Patricia Baines-Lake of the Lansing Housing Commission Non Profit Development Corp., the nonprofit entity that owns the former School for the Blind, said anyone who attends the event will be trespassing.


“We will prosecute. Absolutely no one has authorization from the building’s owners to conduct any event there nor to enter the premises,” Baines-Lake said today. “We’re respectfully requesting that if you bought tickets or plan to participate that you ask for your money back and refuse to attend. If we all stand up and say no, this event will not occur.


“In the event people decide to come anyway, we do intend to use the full force of all the authority we have to shut it down,” Baines-Lake said.

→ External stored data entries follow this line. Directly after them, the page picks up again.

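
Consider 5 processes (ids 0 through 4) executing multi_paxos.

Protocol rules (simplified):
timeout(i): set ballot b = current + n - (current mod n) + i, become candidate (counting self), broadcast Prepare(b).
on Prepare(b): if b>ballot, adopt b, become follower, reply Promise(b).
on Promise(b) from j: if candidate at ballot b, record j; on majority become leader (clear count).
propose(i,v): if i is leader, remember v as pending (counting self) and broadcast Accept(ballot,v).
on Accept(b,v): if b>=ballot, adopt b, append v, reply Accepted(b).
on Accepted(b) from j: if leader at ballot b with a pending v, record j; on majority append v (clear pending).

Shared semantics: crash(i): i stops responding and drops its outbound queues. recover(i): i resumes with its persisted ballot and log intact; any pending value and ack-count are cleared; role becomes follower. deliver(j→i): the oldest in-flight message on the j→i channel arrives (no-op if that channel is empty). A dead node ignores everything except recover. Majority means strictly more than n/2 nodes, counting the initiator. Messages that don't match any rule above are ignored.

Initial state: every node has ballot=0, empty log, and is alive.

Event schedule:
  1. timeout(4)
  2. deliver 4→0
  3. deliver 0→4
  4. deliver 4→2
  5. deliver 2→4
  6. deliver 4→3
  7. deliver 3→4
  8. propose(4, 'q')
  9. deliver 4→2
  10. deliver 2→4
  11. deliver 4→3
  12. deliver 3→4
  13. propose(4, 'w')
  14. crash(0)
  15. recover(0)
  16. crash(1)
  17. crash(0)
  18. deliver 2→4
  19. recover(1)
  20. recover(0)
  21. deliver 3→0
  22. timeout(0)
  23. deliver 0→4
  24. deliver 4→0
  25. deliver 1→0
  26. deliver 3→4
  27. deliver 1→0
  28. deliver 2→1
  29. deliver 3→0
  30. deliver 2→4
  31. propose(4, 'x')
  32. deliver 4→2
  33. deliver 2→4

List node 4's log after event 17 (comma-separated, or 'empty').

q

after 1 — timeout(4): n4:cand/b9/[-]
after 2 — deliver 4→0: n0:foll/b9/[-]
after 3 — deliver 0→4: ·
after 4 — deliver 4→2: n2:foll/b9/[-]
after 5 — deliver 2→4: n4:lead/b9/[-]
after 6 — deliver 4→3: n3:foll/b9/[-]
after 7 — deliver 3→4: ·
after 8 — propose(4,'q'): ·
after 9 — deliver 4→2: n2:foll/b9/[q]
after 10 — deliver 2→4: ·
after 11 — deliver 4→3: n3:foll/b9/[q]
after 12 — deliver 3→4: n4:lead/b9/[q]
after 13 — propose(4,'w'): ·
after 14 — crash(0): n0:✗foll/b9/[-]
after 15 — recover(0): n0:foll/b9/[-]
after 16 — crash(1): n1:✗foll/b0/[-]
after 17 — crash(0): n0:✗foll/b9/[-]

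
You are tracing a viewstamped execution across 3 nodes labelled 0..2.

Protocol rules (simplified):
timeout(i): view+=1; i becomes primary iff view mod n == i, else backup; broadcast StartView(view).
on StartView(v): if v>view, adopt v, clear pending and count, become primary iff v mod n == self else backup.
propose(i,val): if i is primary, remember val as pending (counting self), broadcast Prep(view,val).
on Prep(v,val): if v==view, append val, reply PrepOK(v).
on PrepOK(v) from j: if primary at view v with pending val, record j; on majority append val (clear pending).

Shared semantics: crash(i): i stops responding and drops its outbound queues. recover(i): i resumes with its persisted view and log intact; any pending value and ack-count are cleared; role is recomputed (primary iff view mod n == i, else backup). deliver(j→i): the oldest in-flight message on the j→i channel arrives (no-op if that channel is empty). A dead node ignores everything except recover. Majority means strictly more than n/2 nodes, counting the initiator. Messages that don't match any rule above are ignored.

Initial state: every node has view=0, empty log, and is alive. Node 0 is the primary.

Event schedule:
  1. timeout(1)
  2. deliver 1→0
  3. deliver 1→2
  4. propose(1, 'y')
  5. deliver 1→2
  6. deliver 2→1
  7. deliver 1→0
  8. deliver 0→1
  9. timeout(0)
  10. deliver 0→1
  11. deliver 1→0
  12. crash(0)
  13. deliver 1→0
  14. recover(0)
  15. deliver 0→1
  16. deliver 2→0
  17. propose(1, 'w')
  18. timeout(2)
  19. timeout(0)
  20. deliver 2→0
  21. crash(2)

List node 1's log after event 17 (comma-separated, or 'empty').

y

1. timeout(1):  <1:prim v1 ->
2. deliver 1→0:  <0:back v1 ->
3. deliver 1→2:  <2:back v1 ->
4. propose(1,'y'):  nop
5. deliver 1→2:  <2:back v1 y>
6. deliver 2→1:  <1:prim v1 y>
7. deliver 1→0:  <0:back v1 y>
8. deliver 0→1:  nop
9. timeout(0):  <0:back v2 y>
10. deliver 0→1:  <1:back v2 y>
11. deliver 1→0:  nop
12. crash(0):  <0:✗back v2 y>
13. deliver 1→0:  nop
14. recover(0):  <0:back v2 y>
15. deliver 0→1:  nop
16. deliver 2→0:  nop
17. propose(1,'w'):  nop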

Local artist Geoph Aldora Espen planned to host “The Haunted Art Exhibition” in what Baines-Lake said is the Abigail building that served as a student dormitory when the School for the Blind was open. Read more about the planned event here.


Despite objections from Baines-Lake and one other city official, Espen told City Pulse Thursday he plans to still hold the show.


“Lansing needs The Haunted Art Exhibition,” he said. “I intend to simply walk in like I always have. … This event has the potential to enrich Lansing’s cultural and artistic identity in a massive way. I am very young and represent the next generation of movers and shakers in the Lansing area.”


Bob Johnson, director of Lansing’s Department of Planning and Neighborhood Development, told City Pulse that Lansing police officers will be on hand to make sure no one enters the building. Not only would attendees be trespassing on private property without permission, Johnson said, but also the building is unsafe to begin with.


Baines-Lake said the nonprofit that owns the building is a separate entity from the Lansing Housing Commission. Money spent on maintaining the site does not come from the federal government.


Baines-Lake said “someone breaks in” to the building “weekly.” The building has been “boarded and re-boarded” after incidents occur.